NAM: SEC Must Make Changes to Cybersecurity Disclosure Rule
The Securities and Exchange Commission should rescind certain reporting requirements for cybersecurity incidents in its 2023 final cybersecurity rule, the NAM told the agency.
What’s going on: The NAM supports a rulemaking petition recently submitted by five financial industry groups that asks the SEC to “rescind the Form 8-K (Item 1.05) incident reporting requirements for cybersecurity incidents, as well as the corresponding Form 6-K requirements for foreign private issuers.”
The SEC should also do the following, according to the NAM:
- Rescind the four-day reporting requirement: The NAM asks the agency to stop mandating that public companies report on cybersecurity incidents within four business days. Instead of this rigid deadline, the NAM supports a return to a voluntary principles-based disclosure regime, whereby companies have more flexibility to disclose significant cybersecurity attacks to provide timely and useful information for shareholders.

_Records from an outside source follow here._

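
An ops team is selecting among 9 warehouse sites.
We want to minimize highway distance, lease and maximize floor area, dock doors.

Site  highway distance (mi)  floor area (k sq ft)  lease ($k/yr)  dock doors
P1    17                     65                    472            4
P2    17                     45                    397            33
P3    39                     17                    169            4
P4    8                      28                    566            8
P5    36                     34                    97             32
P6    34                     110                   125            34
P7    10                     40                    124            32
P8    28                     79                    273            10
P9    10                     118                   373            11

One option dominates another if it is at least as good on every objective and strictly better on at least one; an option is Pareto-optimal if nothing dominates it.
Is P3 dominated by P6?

P6 vs P3: highway distance 34≤39, floor area 110≥17, lease 125≤169, dock doors 34≥4 — P6 is at least as good on every objective with at least one strict improvement.

Yes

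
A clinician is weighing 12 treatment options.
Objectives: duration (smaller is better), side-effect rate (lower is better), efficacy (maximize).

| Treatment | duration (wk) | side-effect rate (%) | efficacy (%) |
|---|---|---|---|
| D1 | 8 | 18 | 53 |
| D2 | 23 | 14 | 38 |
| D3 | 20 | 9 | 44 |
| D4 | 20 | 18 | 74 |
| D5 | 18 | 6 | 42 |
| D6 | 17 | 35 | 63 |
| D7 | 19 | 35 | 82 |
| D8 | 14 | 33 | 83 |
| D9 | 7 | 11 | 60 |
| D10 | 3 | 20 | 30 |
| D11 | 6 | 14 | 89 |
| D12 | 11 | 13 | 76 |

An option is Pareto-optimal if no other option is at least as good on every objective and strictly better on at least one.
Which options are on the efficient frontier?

D1: dominated by D9 (duration 7≤8, side-effect rate 11≤18, efficacy 60≥53).
D2: dominated by D3 (duration 20≤23, side-effect rate 9≤14, efficacy 44≥38).
D3: not dominated.
D4: dominated by D11 (duration 6≤20, side-effect rate 14≤18, efficacy 89≥74).
D5: not dominated (best side-effect rate).
D6: dominated by D8 (duration 14≤17, side-effect rate 33≤35, efficacy 83≥63).
D7: dominated by D8 (duration 14≤19, side-effect rate 33≤35, efficacy 83≥82).
D8: dominated by D11 (duration 6≤14, side-effect rate 14≤33, efficacy 89≥83).
D9: not dominated.
D10: not dominated (best duration).
D11: not dominated (best efficacy).
D12: not dominated.

D3, D5, D9, D10, D11, D12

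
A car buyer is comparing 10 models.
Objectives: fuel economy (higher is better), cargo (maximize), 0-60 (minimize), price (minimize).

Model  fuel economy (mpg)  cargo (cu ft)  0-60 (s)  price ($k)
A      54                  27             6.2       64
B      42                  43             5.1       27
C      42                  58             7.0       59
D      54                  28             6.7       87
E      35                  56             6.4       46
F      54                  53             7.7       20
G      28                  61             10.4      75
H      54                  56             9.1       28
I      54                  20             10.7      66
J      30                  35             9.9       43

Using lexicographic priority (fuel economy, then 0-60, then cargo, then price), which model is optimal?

First maximize fuel economy: best is 54, kept {A, D, F, H, I}.
Then minimize 0-60: best is 6.2, kept {A}.

A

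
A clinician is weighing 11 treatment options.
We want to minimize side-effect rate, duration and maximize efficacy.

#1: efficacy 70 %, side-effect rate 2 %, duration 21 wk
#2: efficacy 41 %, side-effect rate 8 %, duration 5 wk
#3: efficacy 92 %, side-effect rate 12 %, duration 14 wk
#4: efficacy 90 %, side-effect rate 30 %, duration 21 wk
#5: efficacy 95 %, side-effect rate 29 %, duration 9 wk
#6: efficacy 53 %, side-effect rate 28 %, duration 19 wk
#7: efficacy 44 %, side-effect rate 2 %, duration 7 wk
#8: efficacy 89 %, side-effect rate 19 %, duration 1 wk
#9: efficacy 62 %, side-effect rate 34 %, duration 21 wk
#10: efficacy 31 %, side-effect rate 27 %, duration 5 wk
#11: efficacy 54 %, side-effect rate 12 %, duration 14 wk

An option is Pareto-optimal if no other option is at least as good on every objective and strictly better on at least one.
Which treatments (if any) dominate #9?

#1: efficacy 70≥62, side-effect rate 2≤34, duration 21≤21 — dominates #9.
#3: efficacy 92≥62, side-effect rate 12≤34, duration 14≤21 — dominates #9.
#4: efficacy 90≥62, side-effect rate 30≤34, duration 21≤21 — dominates #9.
#5: efficacy 95≥62, side-effect rate 29≤34, duration 9≤21 — dominates #9.
#8: efficacy 89≥62, side-effect rate 19≤34, duration 1≤21 — dominates #9.
Others (#2, #6, #7, #10, #11) are each worse than #9 on at least one objective.

#1, #3, #4, #5, #8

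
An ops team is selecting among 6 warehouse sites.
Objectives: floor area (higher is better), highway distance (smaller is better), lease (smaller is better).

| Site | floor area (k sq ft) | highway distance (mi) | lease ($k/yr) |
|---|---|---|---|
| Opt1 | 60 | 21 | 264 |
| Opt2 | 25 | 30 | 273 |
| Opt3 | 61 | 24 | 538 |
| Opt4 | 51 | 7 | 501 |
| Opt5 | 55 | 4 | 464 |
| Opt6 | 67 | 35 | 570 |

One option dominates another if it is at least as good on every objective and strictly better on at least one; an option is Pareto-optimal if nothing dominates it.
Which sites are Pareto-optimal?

Opt1, Opt3, Opt5, Opt6

Opt1: not dominated (best lease).
Opt2: dominated by Opt1 (floor area 60≥25, highway distance 21≤30, lease 264≤273).
Opt3: not dominated.
Opt4: dominated by Opt5 (floor area 55≥51, highway distance 4≤7, lease 464≤501).
Opt5: not dominated (best highway distance).
Opt6: not dominated (best floor area).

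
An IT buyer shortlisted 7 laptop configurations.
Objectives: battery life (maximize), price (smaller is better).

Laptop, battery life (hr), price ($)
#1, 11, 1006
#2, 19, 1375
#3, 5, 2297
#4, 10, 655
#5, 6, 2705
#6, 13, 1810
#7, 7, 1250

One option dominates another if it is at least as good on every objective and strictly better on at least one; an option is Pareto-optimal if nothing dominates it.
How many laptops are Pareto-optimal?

#1: not dominated.
#2: not dominated (best battery life).
#3: dominated by #1 (battery life 11≥5, price 1006≤2297).
#4: not dominated (best price).
#5: dominated by #1 (battery life 11≥6, price 1006≤2705).
#6: dominated by #2 (battery life 19≥13, price 1375≤1810).
#7: dominated by #1 (battery life 11≥7, price 1006≤1250).
Pareto-optimal: #1, #2, #4 → 3.

3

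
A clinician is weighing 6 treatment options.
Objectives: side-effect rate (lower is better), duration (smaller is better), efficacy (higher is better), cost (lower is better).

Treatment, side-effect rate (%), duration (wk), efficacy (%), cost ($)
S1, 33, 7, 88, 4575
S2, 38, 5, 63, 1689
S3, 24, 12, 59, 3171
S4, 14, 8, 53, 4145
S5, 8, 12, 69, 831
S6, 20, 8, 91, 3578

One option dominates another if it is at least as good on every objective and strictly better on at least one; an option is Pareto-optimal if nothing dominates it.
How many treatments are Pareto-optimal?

5

S1: not dominated.
S2: not dominated (best duration).
S3: dominated by S5 (side-effect rate 8≤24, duration 12≤12, efficacy 69≥59, cost 831≤3171).
S4: not dominated.
S5: not dominated (best side-effect rate).
S6: not dominated (best efficacy).
Pareto-optimal: S1, S2, S4, S5, S6 → 5.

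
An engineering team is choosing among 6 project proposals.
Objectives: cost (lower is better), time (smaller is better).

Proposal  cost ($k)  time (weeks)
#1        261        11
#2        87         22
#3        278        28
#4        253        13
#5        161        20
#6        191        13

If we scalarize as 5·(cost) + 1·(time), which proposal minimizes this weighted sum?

#1: 5·261 + 1·11 = 1316
#2: 5·87 + 1·22 = 457
#3: 5·278 + 1·28 = 1418
#4: 5·253 + 1·13 = 1278
#5: 5·161 + 1·20 = 825
#6: 5·191 + 1·13 = 968
Lowest: #2 at 457.

#2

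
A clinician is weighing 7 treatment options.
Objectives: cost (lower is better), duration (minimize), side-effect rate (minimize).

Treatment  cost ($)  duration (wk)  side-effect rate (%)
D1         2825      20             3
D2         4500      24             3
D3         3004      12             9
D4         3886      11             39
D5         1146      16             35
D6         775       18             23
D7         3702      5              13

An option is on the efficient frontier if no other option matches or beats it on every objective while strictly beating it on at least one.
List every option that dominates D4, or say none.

D7

D7: cost 3702≤3886, duration 5≤11, side-effect rate 13≤39 — dominates D4.
Others (D1, D2, D3, D5, D6) are each worse than D4 on at least one objective.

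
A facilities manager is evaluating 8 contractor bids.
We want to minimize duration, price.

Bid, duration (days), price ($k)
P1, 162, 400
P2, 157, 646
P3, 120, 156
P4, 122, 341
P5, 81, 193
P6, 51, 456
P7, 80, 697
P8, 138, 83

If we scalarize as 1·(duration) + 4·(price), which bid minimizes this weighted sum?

P1: 1·162 + 4·400 = 1762
P2: 1·157 + 4·646 = 2741
P3: 1·120 + 4·156 = 744
P4: 1·122 + 4·341 = 1486
P5: 1·81 + 4·193 = 853
P6: 1·51 + 4·456 = 1875
P7: 1·80 + 4·697 = 2868
P8: 1·138 + 4·83 = 470
Lowest: P8 at 470.

P8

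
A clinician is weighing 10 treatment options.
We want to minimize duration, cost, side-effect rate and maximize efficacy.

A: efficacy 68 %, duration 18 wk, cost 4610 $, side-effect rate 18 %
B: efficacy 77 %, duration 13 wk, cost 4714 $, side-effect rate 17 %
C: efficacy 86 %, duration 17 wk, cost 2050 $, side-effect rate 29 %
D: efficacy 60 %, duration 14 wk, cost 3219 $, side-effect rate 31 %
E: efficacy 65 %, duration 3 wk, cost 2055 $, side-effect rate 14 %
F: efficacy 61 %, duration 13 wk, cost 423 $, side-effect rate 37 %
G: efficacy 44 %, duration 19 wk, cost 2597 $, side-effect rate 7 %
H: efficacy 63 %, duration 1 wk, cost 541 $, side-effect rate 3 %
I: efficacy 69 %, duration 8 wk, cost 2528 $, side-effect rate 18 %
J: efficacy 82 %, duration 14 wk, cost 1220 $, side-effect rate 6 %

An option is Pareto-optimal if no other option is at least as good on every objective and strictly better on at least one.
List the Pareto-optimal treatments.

B, C, E, F, H, I, J

A: dominated by I (efficacy 69≥68, duration 8≤18, cost 2528≤4610, side-effect rate 18≤18).
B: not dominated.
C: not dominated (best efficacy).
D: dominated by E (efficacy 65≥60, duration 3≤14, cost 2055≤3219, side-effect rate 14≤31).
E: not dominated.
F: not dominated (best cost).
G: dominated by H (efficacy 63≥44, duration 1≤19, cost 541≤2597, side-effect rate 3≤7).
H: not dominated (best duration).
I: not dominated.
J: not dominated.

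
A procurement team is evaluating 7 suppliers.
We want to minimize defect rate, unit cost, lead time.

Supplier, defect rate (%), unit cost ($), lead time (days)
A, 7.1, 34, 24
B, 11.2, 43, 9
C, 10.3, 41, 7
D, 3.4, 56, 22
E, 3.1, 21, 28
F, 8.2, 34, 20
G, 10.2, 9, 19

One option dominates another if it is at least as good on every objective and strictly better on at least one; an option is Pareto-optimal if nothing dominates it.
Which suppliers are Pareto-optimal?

A, C, D, E, F, G

A: not dominated.
B: dominated by C (defect rate 10.3≤11.2, unit cost 41≤43, lead time 7≤9).
C: not dominated (best lead time).
D: not dominated.
E: not dominated (best defect rate).
F: not dominated.
G: not dominated (best unit cost).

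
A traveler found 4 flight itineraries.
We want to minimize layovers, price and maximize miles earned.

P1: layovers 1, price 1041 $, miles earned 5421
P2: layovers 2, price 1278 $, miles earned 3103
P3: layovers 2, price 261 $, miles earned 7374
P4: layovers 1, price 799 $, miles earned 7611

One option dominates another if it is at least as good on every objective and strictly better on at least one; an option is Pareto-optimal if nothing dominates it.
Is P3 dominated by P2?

P2 vs P3: P2 is worse on price (1278 vs 261), so it does not dominate P3.

No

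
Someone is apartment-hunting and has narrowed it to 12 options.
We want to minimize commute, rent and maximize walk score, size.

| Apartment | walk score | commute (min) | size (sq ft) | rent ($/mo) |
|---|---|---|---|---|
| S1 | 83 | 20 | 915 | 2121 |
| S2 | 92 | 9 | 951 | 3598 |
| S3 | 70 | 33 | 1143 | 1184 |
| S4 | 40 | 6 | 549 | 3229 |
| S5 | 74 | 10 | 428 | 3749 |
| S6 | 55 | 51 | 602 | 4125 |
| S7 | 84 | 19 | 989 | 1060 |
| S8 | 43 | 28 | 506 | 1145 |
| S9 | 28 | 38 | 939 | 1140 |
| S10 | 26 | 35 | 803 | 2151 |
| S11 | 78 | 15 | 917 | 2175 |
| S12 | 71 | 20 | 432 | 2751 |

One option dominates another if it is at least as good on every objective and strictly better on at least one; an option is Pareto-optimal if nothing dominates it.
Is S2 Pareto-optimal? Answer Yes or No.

Yes

S1: worse on walk score (83 vs 92).
S3: worse on walk score (70 vs 92).
S4: worse on walk score (40 vs 92).
S5: worse on walk score (74 vs 92).
S6: worse on walk score (55 vs 92).
S7: worse on walk score (84 vs 92).
S8: worse on walk score (43 vs 92).
S9: worse on walk score (28 vs 92).
S10: worse on walk score (26 vs 92).
S11: worse on walk score (78 vs 92).
S12: worse on walk score (71 vs 92).
No option is at least as good as S2 on every objective and strictly better on one.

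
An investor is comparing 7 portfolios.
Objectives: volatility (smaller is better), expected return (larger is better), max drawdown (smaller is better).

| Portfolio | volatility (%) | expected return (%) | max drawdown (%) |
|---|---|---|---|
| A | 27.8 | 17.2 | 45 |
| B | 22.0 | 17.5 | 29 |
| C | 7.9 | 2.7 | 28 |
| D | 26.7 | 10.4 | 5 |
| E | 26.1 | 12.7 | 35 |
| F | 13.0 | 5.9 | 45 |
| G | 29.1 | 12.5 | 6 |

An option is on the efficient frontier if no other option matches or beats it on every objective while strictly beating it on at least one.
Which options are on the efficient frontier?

A: dominated by B (volatility 22.0≤27.8, expected return 17.5≥17.2, max drawdown 29≤45).
B: not dominated (best expected return).
C: not dominated (best volatility).
D: not dominated (best max drawdown).
E: dominated by B (volatility 22.0≤26.1, expected return 17.5≥12.7, max drawdown 29≤35).
F: not dominated.
G: not dominated.

B, C, D, F, G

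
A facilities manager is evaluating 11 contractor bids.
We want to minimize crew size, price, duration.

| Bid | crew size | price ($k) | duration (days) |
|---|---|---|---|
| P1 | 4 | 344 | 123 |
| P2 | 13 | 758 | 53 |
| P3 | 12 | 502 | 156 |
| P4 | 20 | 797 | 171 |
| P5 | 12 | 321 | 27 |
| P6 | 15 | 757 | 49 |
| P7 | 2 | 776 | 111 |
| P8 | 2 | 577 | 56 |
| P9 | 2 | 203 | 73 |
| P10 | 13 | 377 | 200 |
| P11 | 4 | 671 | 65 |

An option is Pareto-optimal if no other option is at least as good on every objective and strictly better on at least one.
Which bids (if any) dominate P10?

P1, P5, P9

P1: crew size 4≤13, price 344≤377, duration 123≤200 — dominates P10.
P5: crew size 12≤13, price 321≤377, duration 27≤200 — dominates P10.
P9: crew size 2≤13, price 203≤377, duration 73≤200 — dominates P10.
Others (P2, P3, P4, P6, P7, P8, P11) are each worse than P10 on at least one objective.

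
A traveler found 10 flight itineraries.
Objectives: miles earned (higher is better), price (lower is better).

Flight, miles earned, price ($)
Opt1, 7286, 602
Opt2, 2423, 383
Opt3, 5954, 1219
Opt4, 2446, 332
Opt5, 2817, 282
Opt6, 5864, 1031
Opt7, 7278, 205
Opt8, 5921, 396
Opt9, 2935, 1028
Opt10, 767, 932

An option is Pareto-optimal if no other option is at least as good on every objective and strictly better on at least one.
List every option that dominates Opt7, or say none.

Opt1: worse on price (602 vs 205).
Opt2: worse on miles earned (2423 vs 7278).
Opt3: worse on miles earned (5954 vs 7278).
Opt4: worse on miles earned (2446 vs 7278).
Opt5: worse on miles earned (2817 vs 7278).
Opt6: worse on miles earned (5864 vs 7278).
Opt8: worse on miles earned (5921 vs 7278).
Opt9: worse on miles earned (2935 vs 7278).
Opt10: worse on miles earned (767 vs 7278).
No option dominates Opt7.

none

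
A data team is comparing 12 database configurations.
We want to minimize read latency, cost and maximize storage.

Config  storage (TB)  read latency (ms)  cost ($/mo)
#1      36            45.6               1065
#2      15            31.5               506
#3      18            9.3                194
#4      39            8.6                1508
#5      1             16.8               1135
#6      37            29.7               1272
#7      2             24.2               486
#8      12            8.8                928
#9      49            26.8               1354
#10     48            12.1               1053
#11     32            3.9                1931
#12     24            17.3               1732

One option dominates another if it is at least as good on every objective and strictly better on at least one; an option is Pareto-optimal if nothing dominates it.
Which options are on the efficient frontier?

#1: dominated by #10 (storage 48≥36, read latency 12.1≤45.6, cost 1053≤1065).
#2: dominated by #3 (storage 18≥15, read latency 9.3≤31.5, cost 194≤506).
#3: not dominated (best cost).
#4: not dominated.
#5: dominated by #3 (storage 18≥1, read latency 9.3≤16.8, cost 194≤1135).
#6: dominated by #10 (storage 48≥37, read latency 12.1≤29.7, cost 1053≤1272).
#7: dominated by #3 (storage 18≥2, read latency 9.3≤24.2, cost 194≤486).
#8: not dominated.
#9: not dominated (best storage).
#10: not dominated.
#11: not dominated (best read latency).
#12: dominated by #4 (storage 39≥24, read latency 8.6≤17.3, cost 1508≤1732).

#3, #4, #8, #9, #10, #11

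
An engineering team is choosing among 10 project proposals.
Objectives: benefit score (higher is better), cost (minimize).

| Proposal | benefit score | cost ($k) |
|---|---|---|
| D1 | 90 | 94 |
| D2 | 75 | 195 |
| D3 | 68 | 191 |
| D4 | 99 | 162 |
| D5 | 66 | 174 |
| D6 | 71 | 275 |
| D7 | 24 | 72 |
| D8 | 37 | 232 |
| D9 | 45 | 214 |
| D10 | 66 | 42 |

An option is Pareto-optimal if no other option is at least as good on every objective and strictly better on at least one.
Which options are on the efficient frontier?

D1, D4, D10

D1: not dominated.
D2: dominated by D1 (benefit score 90≥75, cost 94≤195).
D3: dominated by D1 (benefit score 90≥68, cost 94≤191).
D4: not dominated (best benefit score).
D5: dominated by D1 (benefit score 90≥66, cost 94≤174).
D6: dominated by D1 (benefit score 90≥71, cost 94≤275).
D7: dominated by D10 (benefit score 66≥24, cost 42≤72).
D8: dominated by D1 (benefit score 90≥37, cost 94≤232).
D9: dominated by D1 (benefit score 90≥45, cost 94≤214).
D10: not dominated (best cost).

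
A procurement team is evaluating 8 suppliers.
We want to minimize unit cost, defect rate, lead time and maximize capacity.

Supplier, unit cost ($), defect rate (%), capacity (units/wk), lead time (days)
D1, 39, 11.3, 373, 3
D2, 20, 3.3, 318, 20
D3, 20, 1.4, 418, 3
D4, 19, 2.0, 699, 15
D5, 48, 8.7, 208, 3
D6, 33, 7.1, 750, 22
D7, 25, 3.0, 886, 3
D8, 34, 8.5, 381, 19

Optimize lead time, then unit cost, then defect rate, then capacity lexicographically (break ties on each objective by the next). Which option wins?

First minimize lead time: best is 3, kept {D1, D3, D5, D7}.
Then minimize unit cost: best is 20, kept {D3}.

D3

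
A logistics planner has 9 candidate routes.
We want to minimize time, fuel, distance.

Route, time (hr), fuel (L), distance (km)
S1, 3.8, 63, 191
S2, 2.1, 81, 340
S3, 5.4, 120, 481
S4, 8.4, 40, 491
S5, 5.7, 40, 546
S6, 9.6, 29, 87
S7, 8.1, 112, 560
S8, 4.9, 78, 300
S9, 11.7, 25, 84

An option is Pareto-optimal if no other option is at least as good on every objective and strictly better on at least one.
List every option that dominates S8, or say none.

S1

S1: time 3.8≤4.9, fuel 63≤78, distance 191≤300 — dominates S8.
Others (S2, S3, S4, S5, S6, S7, S9) are each worse than S8 on at least one objective.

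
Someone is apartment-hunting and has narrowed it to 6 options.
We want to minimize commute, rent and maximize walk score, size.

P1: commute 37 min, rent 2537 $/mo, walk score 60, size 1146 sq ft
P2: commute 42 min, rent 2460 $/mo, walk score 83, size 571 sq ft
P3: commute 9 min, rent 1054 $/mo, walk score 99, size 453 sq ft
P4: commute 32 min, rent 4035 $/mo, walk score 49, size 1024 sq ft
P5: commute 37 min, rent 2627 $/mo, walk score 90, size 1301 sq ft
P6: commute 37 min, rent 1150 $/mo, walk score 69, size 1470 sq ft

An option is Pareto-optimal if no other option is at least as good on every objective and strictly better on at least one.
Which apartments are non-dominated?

P2, P3, P4, P5, P6

P1: dominated by P6 (commute 37≤37, rent 1150≤2537, walk score 69≥60, size 1470≥1146).
P2: not dominated.
P3: not dominated (best commute).
P4: not dominated.
P5: not dominated.
P6: not dominated (best size).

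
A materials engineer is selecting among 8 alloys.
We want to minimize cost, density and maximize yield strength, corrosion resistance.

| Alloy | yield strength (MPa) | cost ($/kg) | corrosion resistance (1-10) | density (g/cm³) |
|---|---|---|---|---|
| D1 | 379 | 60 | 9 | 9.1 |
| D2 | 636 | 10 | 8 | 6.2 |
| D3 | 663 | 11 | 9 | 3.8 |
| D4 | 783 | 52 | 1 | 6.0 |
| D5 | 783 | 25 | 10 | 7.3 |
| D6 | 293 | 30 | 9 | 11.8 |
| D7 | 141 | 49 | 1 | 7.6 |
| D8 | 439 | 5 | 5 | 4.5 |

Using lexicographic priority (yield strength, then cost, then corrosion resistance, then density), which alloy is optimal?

First maximize yield strength: best is 783, kept {D4, D5}.
Then minimize cost: best is 25, kept {D5}.

D5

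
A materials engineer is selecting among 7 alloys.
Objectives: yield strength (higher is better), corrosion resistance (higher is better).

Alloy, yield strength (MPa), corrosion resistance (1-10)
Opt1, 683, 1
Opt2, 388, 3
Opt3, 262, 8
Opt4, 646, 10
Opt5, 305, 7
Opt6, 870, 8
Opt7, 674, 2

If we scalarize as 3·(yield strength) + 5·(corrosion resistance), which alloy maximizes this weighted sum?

Opt1: 3·683 + 5·1 = 2054
Opt2: 3·388 + 5·3 = 1179
Opt3: 3·262 + 5·8 = 826
Opt4: 3·646 + 5·10 = 1988
Opt5: 3·305 + 5·7 = 950
Opt6: 3·870 + 5·8 = 2650
Opt7: 3·674 + 5·2 = 2032
Highest: Opt6 at 2650.

Opt6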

- Allow more flexibility for companies to delay disclosures that could jeopardize national security or law enforcement investigations. The NAM asks the SEC to broaden a narrow exception that requires companies to obtain permission from the U.S. attorney general within four business days to delay public disclosure, an impractical requirement for most manufacturers.
Why the SEC should do it: The current four-business day reporting mandate provides manufacturers “with insufficient flexibility to delay or forgo disclosure to investigate and respond to an incident, work with law enforcement or avoid tipping off attackers,” NAM Managing Vice President of Policy Charles Crain explained.
- The mandatory disclosure deadline has “increase[d] costs and complexity for businesses” and has the potential to “mislead investors and ultimately create significant risks for shareholders and the broader economy that would eclipse the potential benefits of reporting.”
- The SEC’s incident reporting mandate also harms shareholders by diverting company resources from efforts to address the impact of a cybersecurity attack.
- Finally, requiring that companies issue public reports while a cybersecurity incident is ongoing could provide information helpful to the perpetrators or other bad actors.
The last word: “The NAM strongly supports a more flexible approach to cybersecurity reporting, and manufacturers respectfully encourage the SEC to amend its 2023 cybersecurity rule to more appropriately reflect the important concerns of public companies, shareholders, law enforcement and national security agencies,” Crain said.